Unfortunately, the loudest voices in opposition to Government policy have been those who believe that smearing blood over the streets of London, dumping rubbish outside Downing Street and abusing members of the public are the most sure fire way of dealing with climate change – by all accounts all they are doing is distracting from debate and turning the general public away from environmental affairs at all.
That is why the Adam Smith Institute and British Conservation Alliance’s new report, It’s Easy Being Green, is such a breath of fresh air. It is a reminder that we are already in possession of the framework through which climate change can be best dealt with – the free market.

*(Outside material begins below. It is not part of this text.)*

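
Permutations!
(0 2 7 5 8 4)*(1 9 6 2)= [1, 9, 7, 3, 0, 8, 2, 5, 4, 6]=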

We need not rip up society by its roots, nor live in some depressing socialist dystopia of international squalor and poverty. All we need to do is put faith in the systems that have given us virtually every innovative technology and solution throughout all of human history. We need to simply provide profit incentives for environmental responsibility – positive affirmation for behaviours that safeguard, not only the existence of the companies themselves, but also our survival as a species.
Even in the current space, wherein innovative companies are hamstrung by the defacto subsidy of fossil fuels all over the world through tax breaks and lower rates of VAT, sustainable companies already perform better than damaging ones. One need only imagine what could be done if that balance was tipped in their favour. A carbon tax that is offset with tax breaks in other, eco friendly, areas could offset the heightened costs of being an innovator or the huge costs currently projected to hit every household in the UK as they endeavour to be more green.
To conservatives up and down the country, these policies are simply common sense. Yet, for a government that has consistently chosen the easy option that absolves themselves of responsibility, they seem a world away. The Government must remember what it means to be truly Conservative and put their faith back in the British people.